Robust Independence Systems

Abstract

An independence system $\mathcal{F}$ is one of the most fundamental combinatorial concepts, which includes a variety of objects in graphs and hypergraphs such as matchings, stable sets, and matroids. We discuss the robustness for independence systems, which is a natural generalization of the greedy property of matroids.

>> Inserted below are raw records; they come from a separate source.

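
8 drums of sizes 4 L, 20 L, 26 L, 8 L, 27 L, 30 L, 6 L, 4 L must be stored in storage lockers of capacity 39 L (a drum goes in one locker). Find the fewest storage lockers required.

Total = 30 + 27 + 26 + 20 + 8 + 6 + 4 + 4 = 125 L.
Lower bound: ⌈125/39⌉ = 4 storage lockers.
A packing using 4 storage lockers:
  locker 1: 30 + 8 = 38
  locker 2: 27 + 6 + 4 = 37
  locker 3: 26 + 4 = 30
  locker 4: 20 = 20
This matches the lower bound, so 4 is optimal.

4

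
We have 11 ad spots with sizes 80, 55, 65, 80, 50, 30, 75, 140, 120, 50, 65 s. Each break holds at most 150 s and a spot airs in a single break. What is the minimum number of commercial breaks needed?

Total = 140 + 120 + 80 + 80 + 75 + 65 + 65 + 55 + 50 + 50 + 30 = 810 s.
Lower bound: ⌈810/150⌉ = 6 commercial breaks.
A packing using 6 commercial breaks:
  break 1: 140 = 140
  break 2: 120 + 30 = 150
  break 3: 80 + 65 = 145
  break 4: 80 + 65 = 145
  break 5: 75 + 55 = 130
  break 6: 50 + 50 = 100
This matches the lower bound, so 6 is optimal.

6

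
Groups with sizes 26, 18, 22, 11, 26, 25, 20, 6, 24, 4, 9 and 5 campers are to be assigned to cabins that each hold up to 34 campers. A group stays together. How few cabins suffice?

7

Total = 26 + 26 + 25 + 24 + 22 + 20 + 18 + 11 + 9 + 6 + 5 + 4 = 196 campers.
Lower bound: ⌈196/34⌉ = 6 cabins.
Also, 7 groups each exceed 17 campers, and no two of those can share a cabin, so at least 7 cabins are needed.
A packing using 7 cabins:
  cabin 1: 26 + 6 = 32
  cabin 2: 26 + 5 = 31
  cabin 3: 25 + 9 = 34
  cabin 4: 24 + 4 = 28
  cabin 5: 22 + 11 = 33
  cabin 6: 20 = 20
  cabin 7: 18 = 18
This matches the lower bound, so 7 is optimal.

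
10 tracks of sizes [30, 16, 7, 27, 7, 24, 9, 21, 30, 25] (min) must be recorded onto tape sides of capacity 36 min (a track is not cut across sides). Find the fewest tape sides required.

7

Total = 30 + 30 + 27 + 25 + 24 + 21 + 16 + 9 + 7 + 7 = 196 min.
Lower bound: ⌈196/36⌉ = 6 tape sides.
A packing using 7 tape sides:
  side 1: 30 = 30
  side 2: 30 = 30
  side 3: 27 + 9 = 36
  side 4: 25 + 7 = 32
  side 5: 24 + 7 = 31
  side 6: 21 = 21
  side 7: 16 = 16
No arrangement into 6 tape sides stays within capacity, so 7 is optimal.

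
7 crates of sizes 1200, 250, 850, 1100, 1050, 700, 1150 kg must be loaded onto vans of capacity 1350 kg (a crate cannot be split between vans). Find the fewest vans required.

Total = 1200 + 1150 + 1100 + 1050 + 850 + 700 + 250 = 6300 kg.
Lower bound: ⌈6300/1350⌉ = 5 vans.
Also, 6 crates each exceed 675 kg, and no two of those can share a van, so at least 6 vans are needed.
A packing using 6 vans:
  van 1: 1200 = 1200
  van 2: 1150 = 1150
  van 3: 1100 + 250 = 1350
  van 4: 1050 = 1050
  van 5: 850 = 850
  van 6: 700 = 700
This matches the lower bound, so 6 is optimal.

6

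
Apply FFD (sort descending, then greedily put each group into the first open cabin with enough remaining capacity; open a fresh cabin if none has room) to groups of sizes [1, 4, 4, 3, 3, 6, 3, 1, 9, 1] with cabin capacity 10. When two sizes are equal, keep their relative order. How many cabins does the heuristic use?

Sorted descending: 9, 6, 4, 4, 3, 3, 3, 1, 1, 1.
  9 → cabin 1 (new)  [load 9/10]
  6 → cabin 2 (new)  [load 6/10]
  4 → cabin 2  [load 10/10]
  4 → cabin 3 (new)  [load 4/10]
  3 → cabin 3  [load 7/10]
  3 → cabin 3  [load 10/10]
  3 → cabin 4 (new)  [load 3/10]
  1 → cabin 1  [load 10/10]
  1 → cabin 4  [load 4/10]
  1 → cabin 4  [load 5/10]
4 cabins opened.

4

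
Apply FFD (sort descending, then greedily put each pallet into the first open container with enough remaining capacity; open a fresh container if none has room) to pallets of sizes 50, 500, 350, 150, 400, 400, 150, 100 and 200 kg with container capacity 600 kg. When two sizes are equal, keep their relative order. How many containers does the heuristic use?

Sorted descending: 500, 400, 400, 350, 200, 150, 150, 100, 50.
  500 → container 1 (new)  [load 500/600]
  400 → container 2 (new)  [load 400/600]
  400 → container 3 (new)  [load 400/600]
  350 → container 4 (new)  [load 350/600]
  200 → container 2  [load 600/600]
  150 → container 3  [load 550/600]
  150 → container 4  [load 500/600]
  100 → container 1  [load 600/600]
  50 → container 3  [load 600/600]
4 containers opened.

4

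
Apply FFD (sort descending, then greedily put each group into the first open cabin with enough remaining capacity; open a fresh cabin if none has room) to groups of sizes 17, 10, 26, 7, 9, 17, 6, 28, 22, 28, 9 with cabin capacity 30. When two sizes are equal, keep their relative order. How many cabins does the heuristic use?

Sorted descending: 28, 28, 26, 22, 17, 17, 10, 9, 9, 7, 6.
  28 → cabin 1 (new)  [load 28/30]
  28 → cabin 2 (new)  [load 28/30]
  26 → cabin 3 (new)  [load 26/30]
  22 → cabin 4 (new)  [load 22/30]
  17 → cabin 5 (new)  [load 17/30]
  17 → cabin 6 (new)  [load 17/30]
  10 → cabin 5  [load 27/30]
  9 → cabin 6  [load 26/30]
  9 → cabin 7 (new)  [load 9/30]
  7 → cabin 4  [load 29/30]
  6 → cabin 7  [load 15/30]
7 cabins opened.

7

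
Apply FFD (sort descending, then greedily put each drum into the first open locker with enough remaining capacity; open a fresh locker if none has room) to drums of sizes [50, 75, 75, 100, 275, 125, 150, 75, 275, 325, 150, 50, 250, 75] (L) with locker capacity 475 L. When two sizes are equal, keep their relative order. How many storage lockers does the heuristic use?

Sorted descending: 325, 275, 275, 250, 150, 150, 125, 100, 75, 75, 75, 75, 50, 50.
  325 → locker 1 (new)  [load 325/475]
  275 → locker 2 (new)  [load 275/475]
  275 → locker 3 (new)  [load 275/475]
  250 → locker 4 (new)  [load 250/475]
  150 → locker 1  [load 475/475]
  150 → locker 2  [load 425/475]
  125 → locker 3  [load 400/475]
  100 → locker 4  [load 350/475]
  75 → locker 3  [load 475/475]
  75 → locker 4  [load 425/475]
  75 → locker 5 (new)  [load 75/475]
  75 → locker 5  [load 150/475]
  50 → locker 2  [load 475/475]
  50 → locker 4  [load 475/475]
5 storage lockers opened.

5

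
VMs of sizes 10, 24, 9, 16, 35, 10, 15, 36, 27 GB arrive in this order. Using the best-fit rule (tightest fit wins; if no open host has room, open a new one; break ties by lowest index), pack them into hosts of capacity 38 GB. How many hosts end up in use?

6

  10 → host 1 (new)  [load 10/38]
  24 → host 1  [load 34/38]
  9 → host 2 (new)  [load 9/38]
  16 → host 2  [load 25/38]
  35 → host 3 (new)  [load 35/38]
  10 → host 2  [load 35/38]
  15 → host 4 (new)  [load 15/38]
  36 → host 5 (new)  [load 36/38]
  27 → host 6 (new)  [load 27/38]
6 hosts opened.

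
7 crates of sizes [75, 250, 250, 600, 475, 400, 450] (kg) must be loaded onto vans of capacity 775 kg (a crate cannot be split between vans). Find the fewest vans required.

4

Total = 600 + 475 + 450 + 400 + 250 + 250 + 75 = 2500 kg.
Lower bound: ⌈2500/775⌉ = 4 vans.
A packing using 4 vans:
  van 1: 600 + 75 = 675
  van 2: 475 + 250 = 725
  van 3: 450 + 250 = 700
  van 4: 400 = 400
This matches the lower bound, so 4 is optimal.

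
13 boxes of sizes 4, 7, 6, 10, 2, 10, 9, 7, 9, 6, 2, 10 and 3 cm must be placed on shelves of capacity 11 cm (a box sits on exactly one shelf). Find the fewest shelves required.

Total = 10 + 10 + 10 + 9 + 9 + 7 + 7 + 6 + 6 + 4 + 3 + 2 + 2 = 85 cm.
Lower bound: ⌈85/11⌉ = 8 shelves.
Also, 9 boxes each exceed 11/2 cm, and no two of those can share a shelf, so at least 9 shelves are needed.
A packing using 9 shelves:
  shelf 1: 10 = 10
  shelf 2: 10 = 10
  shelf 3: 10 = 10
  shelf 4: 9 + 2 = 11
  shelf 5: 9 + 2 = 11
  shelf 6: 7 + 4 = 11
  shelf 7: 7 + 3 = 10
  shelf 8: 6 = 6
  shelf 9: 6 = 6
This matches the lower bound, so 9 is optimal.

9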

For a real number $\alpha> 0$, a set $X\in\mathcal{F}$ is said to be $\alpha$-robust if for any $k$, it includes an $\alpha$-approximation of the maximum $k$-independent set, where a set $Y$ in $\mathcal{F}$ is called $k$-independent if the size $|Y|$ is at most $k$. In this paper, we show that every independence system has a $1/\sqrt{\mu(\mathcal{F})}$-robust independent set, where $\mu(\mathcal{F})$ denotes the exchangeability of $\mathcal{F}$. Our result contains a classical result for matroids and the ones of Hassin and Rubinstein [SIAM J. Discrete Math., 15 (2002), pp. 530--537] for matchings and Fujita, Kobayashi, and Makino [SIAM J. Discrete Math., 27 (2013), pp. 1234--1256] for matroid $2$-intersections, and provides better bounds for the robustness for many independence systems such as $b$-matchings, hypergraph matchings, matroid $p$-intersections, and unions of vertex disjoint paths. Furthermore, we provide bounds of the robustness for nonlinear weight functions such as submodular and convex quadratic functions. We also extend our results to independence systems in the integral lattice with separable concave weight functions.